#ad als Hashtag für Werbung nicht ausreichend!

Passend zu den Influencer-Urteilen aus Berlin, schließt sich das Landgericht Heilbronn mit einer weiteren Klarstellung an. Zwei Punkte sind dabei sehr…

Das Wichtigste in Kürze

  • Die Definition einer "gewerblichen Handlung" für Influencer ist weit gefasst und umfasst auch Handlungen zur Steigerung des eigenen Marktwertes, selbst ohne direkte Geldzahlung.
  • Der Hashtag #ad allein ist oft nicht ausreichend, um einen gesamten kommerziellen Post transparent als Werbung zu kennzeichnen.
  • Weder die Art oder Höhe der Vergütung noch Alter oder Beruf schützen Influencer vor Abmahnungen wegen Schleichwerbung.
  • Influencern und potenziell gewerblich Agierenden wird dringend geraten, ihre Social-Media-Aktivitäten rechtlich prüfen zu lassen.

Passend zu den Influencer-Urteilen aus Berlin, schließt sich das Landgericht Heilbronn mit einer weiteren Klarstellung an.

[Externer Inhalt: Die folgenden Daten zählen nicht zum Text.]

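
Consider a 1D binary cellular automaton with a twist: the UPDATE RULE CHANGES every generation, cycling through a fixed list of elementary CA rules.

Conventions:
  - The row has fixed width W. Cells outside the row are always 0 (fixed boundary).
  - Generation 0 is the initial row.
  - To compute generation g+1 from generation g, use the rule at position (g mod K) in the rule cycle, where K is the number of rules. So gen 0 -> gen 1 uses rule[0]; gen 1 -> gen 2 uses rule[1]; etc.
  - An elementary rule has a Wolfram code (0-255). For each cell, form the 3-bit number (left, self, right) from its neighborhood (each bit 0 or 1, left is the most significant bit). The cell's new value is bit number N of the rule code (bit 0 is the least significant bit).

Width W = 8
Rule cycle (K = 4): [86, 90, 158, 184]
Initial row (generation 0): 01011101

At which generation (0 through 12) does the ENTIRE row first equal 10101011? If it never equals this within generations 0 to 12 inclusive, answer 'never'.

Gen 0: 01011101
Gen 1 (rule 86): 11000101
Gen 2 (rule 90): 11101000
Gen 3 (rule 158): 11001100
Gen 4 (rule 184): 10101010
Gen 5 (rule 86): 10101011
Gen 6 (rule 90): 00000011
Gen 7 (rule 158): 00000110
Gen 8 (rule 184): 00000101
Gen 9 (rule 86): 00001101
Gen 10 (rule 90): 00011100
Gen 11 (rule 158): 00111010
Gen 12 (rule 184): 00110101

Answer: 5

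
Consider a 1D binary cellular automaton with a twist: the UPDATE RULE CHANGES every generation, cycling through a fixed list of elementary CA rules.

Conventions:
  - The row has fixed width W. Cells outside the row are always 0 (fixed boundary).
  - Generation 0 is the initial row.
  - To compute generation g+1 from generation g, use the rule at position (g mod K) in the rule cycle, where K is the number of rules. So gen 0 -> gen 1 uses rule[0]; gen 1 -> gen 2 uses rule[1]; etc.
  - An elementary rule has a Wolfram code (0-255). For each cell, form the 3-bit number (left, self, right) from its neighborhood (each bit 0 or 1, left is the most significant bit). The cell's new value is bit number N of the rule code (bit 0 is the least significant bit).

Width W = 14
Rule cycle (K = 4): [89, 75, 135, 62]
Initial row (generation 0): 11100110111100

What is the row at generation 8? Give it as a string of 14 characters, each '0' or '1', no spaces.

Gen 0: 11100110111100
Gen 1 (rule 89): 10110110100111
Gen 2 (rule 75): 00110110001101
Gen 3 (rule 135): 11000000110001
Gen 4 (rule 62): 10100001101011
Gen 5 (rule 89): 00011101100011
Gen 6 (rule 75): 11110101101111
Gen 7 (rule 135): 01100100000110
Gen 8 (rule 62): 11011110001101

Answer: 11011110001101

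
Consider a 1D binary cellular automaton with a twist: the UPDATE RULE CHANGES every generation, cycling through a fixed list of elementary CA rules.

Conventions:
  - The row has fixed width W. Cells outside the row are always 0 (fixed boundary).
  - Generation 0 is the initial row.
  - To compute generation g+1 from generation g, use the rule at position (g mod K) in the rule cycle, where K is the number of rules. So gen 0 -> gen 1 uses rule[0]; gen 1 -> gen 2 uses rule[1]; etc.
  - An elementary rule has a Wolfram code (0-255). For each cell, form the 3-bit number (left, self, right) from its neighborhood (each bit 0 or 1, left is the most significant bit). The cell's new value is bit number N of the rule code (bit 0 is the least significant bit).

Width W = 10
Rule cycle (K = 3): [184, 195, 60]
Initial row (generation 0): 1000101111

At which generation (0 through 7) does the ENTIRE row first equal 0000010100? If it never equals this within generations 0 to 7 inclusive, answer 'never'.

Answer: 7

Derivation:
Gen 0: 1000101111
Gen 1 (rule 184): 0100011110
Gen 2 (rule 195): 1001101110
Gen 3 (rule 60): 1101011001
Gen 4 (rule 184): 1010110100
Gen 5 (rule 195): 0000010001
Gen 6 (rule 60): 0000011001
Gen 7 (rule 184): 0000010100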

Das Landgericht Heilbronn schloss sich der Meinung des Landgericht Berlin an und urteilte, dass es unerheblich sei, ob der Influencerin die vorgenommene Verlinkungen zu den Unternehmensseiten direkt vergütet wurden (beispielsweise durch ein Affiliate Programm oder einen sonstigen Auftrag). Es reiche bereits aus, dass Handlungen vorlagen, die dazu dienten, den eigenen Marktwert aufrechtzuerhalten oder sogar noch zu steigern. Freilich ist das eine Auslegungssache und eine Frage des Einzelfalls.

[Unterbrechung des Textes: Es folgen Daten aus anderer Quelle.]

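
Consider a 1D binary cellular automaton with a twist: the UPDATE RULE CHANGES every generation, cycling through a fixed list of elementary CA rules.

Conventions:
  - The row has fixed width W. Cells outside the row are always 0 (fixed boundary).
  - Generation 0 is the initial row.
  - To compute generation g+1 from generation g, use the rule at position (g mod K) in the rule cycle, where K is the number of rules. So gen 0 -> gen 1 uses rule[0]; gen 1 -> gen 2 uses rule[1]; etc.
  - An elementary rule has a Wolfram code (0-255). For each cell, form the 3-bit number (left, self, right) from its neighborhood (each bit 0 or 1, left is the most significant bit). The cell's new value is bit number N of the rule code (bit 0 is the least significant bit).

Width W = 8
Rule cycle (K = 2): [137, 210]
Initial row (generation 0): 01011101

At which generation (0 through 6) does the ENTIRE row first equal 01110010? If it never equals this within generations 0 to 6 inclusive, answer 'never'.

Gen 0: 01011101
Gen 1 (rule 137): 00011000
Gen 2 (rule 210): 00101100
Gen 3 (rule 137): 10001001
Gen 4 (rule 210): 01010110
Gen 5 (rule 137): 00000100
Gen 6 (rule 210): 00001010

Answer: never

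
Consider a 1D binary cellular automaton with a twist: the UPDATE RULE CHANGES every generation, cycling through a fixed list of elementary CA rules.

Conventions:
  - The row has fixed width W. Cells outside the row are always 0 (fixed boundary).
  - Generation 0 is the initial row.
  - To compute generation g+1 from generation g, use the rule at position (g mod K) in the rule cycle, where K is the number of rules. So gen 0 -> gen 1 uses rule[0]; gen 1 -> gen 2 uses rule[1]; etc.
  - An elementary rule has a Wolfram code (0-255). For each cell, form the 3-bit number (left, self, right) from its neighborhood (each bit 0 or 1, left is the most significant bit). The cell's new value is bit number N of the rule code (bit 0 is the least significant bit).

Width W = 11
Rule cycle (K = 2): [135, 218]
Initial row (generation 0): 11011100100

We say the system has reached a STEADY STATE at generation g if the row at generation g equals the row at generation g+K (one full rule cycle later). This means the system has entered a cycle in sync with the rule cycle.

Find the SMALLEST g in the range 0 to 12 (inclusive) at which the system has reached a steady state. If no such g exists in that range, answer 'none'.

Answer: 4

Derivation:
Gen 0: 11011100100
Gen 1 (rule 135): 00001001101
Gen 2 (rule 218): 00010111100
Gen 3 (rule 135): 11110011001
Gen 4 (rule 218): 11111111110
Gen 5 (rule 135): 01111111100
Gen 6 (rule 218): 11111111110
Gen 7 (rule 135): 01111111100
Gen 8 (rule 218): 11111111110
Gen 9 (rule 135): 01111111100
Gen 10 (rule 218): 11111111110
Gen 11 (rule 135): 01111111100
Gen 12 (rule 218): 11111111110
Gen 13 (rule 135): 01111111100
Gen 14 (rule 218): 11111111110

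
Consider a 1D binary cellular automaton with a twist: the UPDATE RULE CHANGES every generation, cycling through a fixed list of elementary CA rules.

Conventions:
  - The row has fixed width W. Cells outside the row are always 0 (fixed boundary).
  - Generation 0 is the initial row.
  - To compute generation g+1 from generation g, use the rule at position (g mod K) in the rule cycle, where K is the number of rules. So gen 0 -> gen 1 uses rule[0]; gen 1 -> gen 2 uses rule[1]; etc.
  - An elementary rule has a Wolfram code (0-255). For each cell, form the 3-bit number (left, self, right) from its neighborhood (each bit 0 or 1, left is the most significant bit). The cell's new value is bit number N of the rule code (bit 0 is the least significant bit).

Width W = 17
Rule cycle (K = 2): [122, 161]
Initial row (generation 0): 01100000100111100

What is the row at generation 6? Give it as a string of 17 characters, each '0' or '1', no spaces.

Gen 0: 01100000100111100
Gen 1 (rule 122): 11110001011100110
Gen 2 (rule 161): 01100100101000000
Gen 3 (rule 122): 11111011010100000
Gen 4 (rule 161): 01110100101001111
Gen 5 (rule 122): 11011011010111001
Gen 6 (rule 161): 00100100101010000

Answer: 00100100101010000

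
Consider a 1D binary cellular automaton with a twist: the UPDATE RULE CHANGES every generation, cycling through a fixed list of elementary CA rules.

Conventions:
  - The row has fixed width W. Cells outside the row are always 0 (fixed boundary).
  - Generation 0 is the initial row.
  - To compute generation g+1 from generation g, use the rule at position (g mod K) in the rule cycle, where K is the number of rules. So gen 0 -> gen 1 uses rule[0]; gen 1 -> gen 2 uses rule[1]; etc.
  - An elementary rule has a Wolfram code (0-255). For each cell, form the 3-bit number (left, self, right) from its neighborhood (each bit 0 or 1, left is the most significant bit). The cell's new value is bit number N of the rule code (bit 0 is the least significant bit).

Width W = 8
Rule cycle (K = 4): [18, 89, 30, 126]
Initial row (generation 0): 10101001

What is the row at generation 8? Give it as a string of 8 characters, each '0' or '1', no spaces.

Gen 0: 10101001
Gen 1 (rule 18): 00000110
Gen 2 (rule 89): 11110111
Gen 3 (rule 30): 10000100
Gen 4 (rule 126): 11001110
Gen 5 (rule 18): 00110001
Gen 6 (rule 89): 10111100
Gen 7 (rule 30): 10100010
Gen 8 (rule 126): 11110111

Answer: 11110111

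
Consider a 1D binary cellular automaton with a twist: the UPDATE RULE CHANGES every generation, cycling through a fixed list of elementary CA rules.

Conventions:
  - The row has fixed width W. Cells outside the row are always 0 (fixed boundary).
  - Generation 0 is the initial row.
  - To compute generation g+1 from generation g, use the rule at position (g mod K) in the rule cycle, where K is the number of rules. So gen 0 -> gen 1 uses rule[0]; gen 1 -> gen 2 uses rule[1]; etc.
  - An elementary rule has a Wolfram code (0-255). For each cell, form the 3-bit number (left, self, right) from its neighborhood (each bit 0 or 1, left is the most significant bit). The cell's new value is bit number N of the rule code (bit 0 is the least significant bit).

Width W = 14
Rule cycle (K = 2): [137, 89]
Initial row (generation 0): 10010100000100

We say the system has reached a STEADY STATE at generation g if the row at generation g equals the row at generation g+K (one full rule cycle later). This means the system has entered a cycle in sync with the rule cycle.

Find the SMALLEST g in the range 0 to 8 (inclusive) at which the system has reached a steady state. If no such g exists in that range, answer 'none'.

Answer: none

Derivation:
Gen 0: 10010100000100
Gen 1 (rule 137): 00000001110001
Gen 2 (rule 89): 11111101011100
Gen 3 (rule 137): 11111000011001
Gen 4 (rule 89): 10001111011100
Gen 5 (rule 137): 00101110011001
Gen 6 (rule 89): 10001011011100
Gen 7 (rule 137): 00100010011001
Gen 8 (rule 89): 10011001011100
Gen 9 (rule 137): 00010000011001
Gen 10 (rule 89): 11001111011100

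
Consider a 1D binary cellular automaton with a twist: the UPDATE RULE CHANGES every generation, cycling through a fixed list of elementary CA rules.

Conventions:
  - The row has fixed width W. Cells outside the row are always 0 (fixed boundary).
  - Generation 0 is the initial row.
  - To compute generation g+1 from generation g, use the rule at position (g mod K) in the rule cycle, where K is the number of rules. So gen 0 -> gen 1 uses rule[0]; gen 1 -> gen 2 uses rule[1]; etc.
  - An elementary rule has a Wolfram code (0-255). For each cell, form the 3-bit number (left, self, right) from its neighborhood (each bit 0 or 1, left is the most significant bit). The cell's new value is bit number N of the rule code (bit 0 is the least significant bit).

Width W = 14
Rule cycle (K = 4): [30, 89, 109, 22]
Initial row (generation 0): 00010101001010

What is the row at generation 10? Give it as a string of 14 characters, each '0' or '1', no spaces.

Gen 0: 00010101001010
Gen 1 (rule 30): 00110101111011
Gen 2 (rule 89): 10110001001011
Gen 3 (rule 109): 11110101001111
Gen 4 (rule 22): 00000101110000
Gen 5 (rule 30): 00001101001000
Gen 6 (rule 89): 11101100100111
Gen 7 (rule 109): 10111100100101
Gen 8 (rule 22): 10000011111101
Gen 9 (rule 30): 11000110000001
Gen 10 (rule 89): 11110111111100

Answer: 11110111111100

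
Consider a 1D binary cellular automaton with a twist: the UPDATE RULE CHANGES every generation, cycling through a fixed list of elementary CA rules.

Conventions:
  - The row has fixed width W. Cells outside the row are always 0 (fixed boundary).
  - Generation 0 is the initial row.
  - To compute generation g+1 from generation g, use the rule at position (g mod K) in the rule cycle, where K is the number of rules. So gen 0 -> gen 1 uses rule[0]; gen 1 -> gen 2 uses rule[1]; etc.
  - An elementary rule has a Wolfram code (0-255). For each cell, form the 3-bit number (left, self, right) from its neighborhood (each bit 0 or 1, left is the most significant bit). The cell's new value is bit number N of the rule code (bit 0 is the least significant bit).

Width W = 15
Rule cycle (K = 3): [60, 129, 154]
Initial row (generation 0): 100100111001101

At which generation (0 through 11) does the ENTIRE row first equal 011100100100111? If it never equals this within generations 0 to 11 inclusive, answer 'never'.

Answer: never

Derivation:
Gen 0: 100100111001101
Gen 1 (rule 60): 110110100101011
Gen 2 (rule 129): 000000000000000
Gen 3 (rule 154): 000000000000000
Gen 4 (rule 60): 000000000000000
Gen 5 (rule 129): 111111111111111
Gen 6 (rule 154): 111111111111110
Gen 7 (rule 60): 100000000000001
Gen 8 (rule 129): 001111111111100
Gen 9 (rule 154): 011111111111010
Gen 10 (rule 60): 010000000000111
Gen 11 (rule 129): 000111111110010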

Dies führte das Landgericht Heilbronn sodann zur Prüfung der eigentlichen Inhalte. Und derartige oder ähnliche Posts sehe ich aktuell ständig von Esport-Teams, Influencern, Castern und zahlreichen weiteren Personen auf Twitter, Instagram oder Facebook. Die Influencerin wurde nämlich nicht sonderlich üppig für ein Posting bezahlt, sondern erhielt im wesentlichen nur einen gewissen Gegenwert. So sollte die Beklagte eine Veranstaltung mit einem Link bewerben und nutze dafür ein T-Shirt von der Veranstaltung, das sie auf einem Bild in dem Post trug. Im Gegenzug erhielt sie selber zwei Eintrittskarten für die Veranstaltung im Wert von je ca. 100 Euro. Hände hoch, wer solche oder ähnliche Postings auf seinem – vielleicht doch gewerblich einzuschätzenden Instagram- oder Twitter-Account noch nie veröffentlicht hat?

Dabei reichte dem Gericht noch nicht einmal der Tag #ad an dem Link, da hierbei nicht genau klar wurde, dass der gesamte Post gesponsert war bzw. insgesamt der Förderung des eigenen Marktwertes/Gewerbes gedient habe.

Häufig gestellte Fragen

Was war die Kernaussage des Urteils des Landgerichts Heilbronn bezüglich Influencer-Marketing?
Das Landgericht Heilbronn schloss sich der Ansicht des Landgerichts Berlin an und stellte klar, dass bereits Handlungen zur Steigerung des eigenen Marktwertes eine gewerbliche Tätigkeit darstellen. Es ist unerheblich, ob eine direkte Vergütung für Verlinkungen erfolgte.
Wann gilt eine Tätigkeit auf Social Media als 'gewerblich'?
Eine Tätigkeit gilt als gewerblich, sobald Handlungen vorgenommen werden, die dazu dienen, den eigenen Marktwert aufrechtzuerhalten oder zu steigern. Dies kann auch ohne direkte Bezahlung, beispielsweise durch den Erhalt von Sachleistungen, der Fall sein.
Warum reichte der Hashtag #ad im vorliegenden Fall nicht aus?
Dem Gericht reichte der Hashtag #ad nicht aus, da nicht klar ersichtlich war, dass der gesamte Post gesponsert war oder der Förderung des eigenen Marktwertes bzw. Gewerbes diente. Die Kennzeichnung muss eindeutig sein.
Welche Konsequenzen drohen Influencern bei unzureichender Werbekennzeichnung?
Influencern drohen Abmahnungen wegen möglicher Schleichwerbung. Weder die Art der Vergütung, deren Höhe, das Alter noch der Beruf schützen vor solchen rechtlichen Schritten.